White evangelicals’ support for Trump is well-documented. To make sense of him, they called him a King David, then a King Cyrus. The important thing here is that they want a king. A king is a strong authority–but monarchy is also a rebuke to modernism. It rejects equality in favor of “bloodlines” and equality in favor of feudalism. That impulse–the monarchial impulse–fits some white evangelicals’ ideas of Trump-as-ordained king frighteningly well.
And this thinking is becoming more and more obvious:
There are some doubts that these emails were composed by Trump. The language is… well, it sounds a bit like it’s been run through a Russian-to-English translator (“retribution” should be “amends” or “compensation” or “reparations”). Also, there aren’t enough spelling errors.
The words are chilling: we see someone (if not Trump, at least someone he was willing to give the Twitter feed to) imagining a situation in which a nation “gives” the leader of another nation in repayment for “sins and evils” the nation committed. (And then, while his base cheers for their monarch, he attacks a free press. This move from a real enemy to an imagined one is a typical Trump rhetorical maneuver, so the Russian who wrote this got that right, at least.)
That’s not how leaders of free nations think. It’s how dictators who plan on annexing other nations think. It’s how kings act–demanding tribute from the peasants. It’s a pre-modern way of thinking. We see in it, again, the monarchial impulse. The desire for a king makes us especially vulnerable to foreign influence. It’s easier to control a king than a president.
I don’t want to overstate the case: this tweet isn’t how evangelicals talk, exactly. But thinking of Trump like a king gives him space to make a lot of terrible choices. I don’t think we’re at risk of annexing anyone–but I do think this thinking makes space for Russian aggression against Belarus, eastern Ukraine, South Ossetia in Georgia, and parts of Moldova.

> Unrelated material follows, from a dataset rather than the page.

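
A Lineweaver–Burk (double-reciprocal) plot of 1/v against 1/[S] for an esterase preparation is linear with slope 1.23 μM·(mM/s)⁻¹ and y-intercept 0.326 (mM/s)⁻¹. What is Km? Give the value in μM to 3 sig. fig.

3.77 μM

y-intercept = 1/Vmax ⇒ Vmax = 3.07 mM/s; slope = Km/Vmax ⇒ Km = slope × Vmax.
Km = 1.23 × 3.07 = 3.77 μM.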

I don’t think that the US is going to invade Nova Scotia or Sonora, but I do fear that Trump’s continued effort to restructure global power toward authoritarian regimes and away from more democratic nation means we will ignore attacks on our allies, including South Korea, Japan, and Lithuania.
I’d love to hear more of what folks think about these bizarre tweets, especially those who know more about the rhetoric of rightwing Orthodoxy.